Parrain du punk un jour, parrain du punk toujours l' «Iguane», devenu avec l'âge caméléon. (archives AFP)

Voilà déjà 50 ans qu’il s’agite dans ses pantalons en cuir, défiant la scène et la mort. Un demi-siècle de rock, de provocations, d’audace et de liberté.

C’est ce mot qui l’a toujours accompagné qu’Iggy Pop, 72 ans au compteur, place comme valeur cardinale de son nouvel album, Free, nouvelle étrange production qui en suit d’autres ayant déjà jalonné son imposante carrière, dont les plus récentes. Rappelons ainsi qu’il a sorti un disque inspiré par les romans de Michel Houellebecq (Préliminaires, 2009) et un autre contenant des classiques de la chanson française (Après, 2012), sans oublier ce retour, réussi, aux guitares version «groove» (Post Pop Depression, 2016), sous la houlette bienveillante de Josh Homme (Queen of the Stone Age).
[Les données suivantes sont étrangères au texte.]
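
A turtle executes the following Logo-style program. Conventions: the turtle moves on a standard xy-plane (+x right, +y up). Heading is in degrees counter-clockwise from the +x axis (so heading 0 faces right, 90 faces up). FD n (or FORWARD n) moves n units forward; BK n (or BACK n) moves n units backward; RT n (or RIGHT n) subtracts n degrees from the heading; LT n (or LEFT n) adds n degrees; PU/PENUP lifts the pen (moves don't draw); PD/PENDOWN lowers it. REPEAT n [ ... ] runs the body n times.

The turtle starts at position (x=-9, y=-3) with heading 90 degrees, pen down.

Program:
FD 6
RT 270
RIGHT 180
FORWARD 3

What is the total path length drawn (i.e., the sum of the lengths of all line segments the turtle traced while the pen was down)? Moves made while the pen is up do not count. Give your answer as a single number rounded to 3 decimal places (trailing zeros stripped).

Executing turtle program step by step:
Start: pos=(-9,-3), heading=90, pen down
FD 6: (-9,-3) -> (-9,3) [heading=90, draw]
RT 270: heading 90 -> 180
RT 180: heading 180 -> 0
FD 3: (-9,3) -> (-6,3) [heading=0, draw]
Final: pos=(-6,3), heading=0, 2 segment(s) drawn

Segment lengths:
  seg 1: (-9,-3) -> (-9,3), length = 6
  seg 2: (-9,3) -> (-6,3), length = 3
Total = 9

Answer: 9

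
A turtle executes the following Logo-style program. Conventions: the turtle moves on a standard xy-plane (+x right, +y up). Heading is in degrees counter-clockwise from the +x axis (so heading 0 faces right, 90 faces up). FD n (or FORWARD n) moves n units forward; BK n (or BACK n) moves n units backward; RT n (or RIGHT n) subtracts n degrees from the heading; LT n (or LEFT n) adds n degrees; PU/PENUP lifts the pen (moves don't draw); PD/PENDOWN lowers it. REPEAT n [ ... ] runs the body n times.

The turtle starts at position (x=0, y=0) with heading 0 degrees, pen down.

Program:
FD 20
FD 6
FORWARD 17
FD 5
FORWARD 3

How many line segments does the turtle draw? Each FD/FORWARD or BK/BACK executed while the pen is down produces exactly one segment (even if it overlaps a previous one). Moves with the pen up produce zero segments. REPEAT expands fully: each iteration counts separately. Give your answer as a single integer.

Executing turtle program step by step:
Start: pos=(0,0), heading=0, pen down
FD 20: (0,0) -> (20,0) [heading=0, draw]
FD 6: (20,0) -> (26,0) [heading=0, draw]
FD 17: (26,0) -> (43,0) [heading=0, draw]
FD 5: (43,0) -> (48,0) [heading=0, draw]
FD 3: (48,0) -> (51,0) [heading=0, draw]
Final: pos=(51,0), heading=0, 5 segment(s) drawn
Segments drawn: 5

Answer: 5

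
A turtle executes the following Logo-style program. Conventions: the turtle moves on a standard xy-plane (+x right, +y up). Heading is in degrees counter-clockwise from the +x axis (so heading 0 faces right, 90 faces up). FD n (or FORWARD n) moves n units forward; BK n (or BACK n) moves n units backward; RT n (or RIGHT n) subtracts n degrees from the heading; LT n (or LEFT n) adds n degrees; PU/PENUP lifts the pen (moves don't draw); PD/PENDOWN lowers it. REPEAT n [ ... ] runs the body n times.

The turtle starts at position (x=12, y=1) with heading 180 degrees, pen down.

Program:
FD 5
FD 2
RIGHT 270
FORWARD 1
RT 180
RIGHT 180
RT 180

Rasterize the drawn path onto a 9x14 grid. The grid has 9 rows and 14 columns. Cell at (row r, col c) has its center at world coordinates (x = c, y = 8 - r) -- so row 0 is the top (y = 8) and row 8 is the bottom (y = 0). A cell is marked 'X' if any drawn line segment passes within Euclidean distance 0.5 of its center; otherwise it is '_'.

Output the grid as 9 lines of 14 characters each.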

Parrain du punk un jour, parrain du punk toujours serait-on tenté de clamer, surtout quand l’ «Iguane», devenu avec l’âge caméléon, réemprunte les chemins du jazz, John Coltrane en tête, qui selon ses dires, l’inspira dès ses débuts avec les Stooges. Qui, en effet, ne se souvient pas des folles envolées de Steve MacKay, son saxophoniste de l’époque (décédé en 2015), encadrées par les frangins Asheton et soutenues par les déhanchements syncopés de l’acrobate en chef, au jeu sauvage, imprévisible, instinctif, quand il ne bascule pas totalement dans les jurons et la nudité.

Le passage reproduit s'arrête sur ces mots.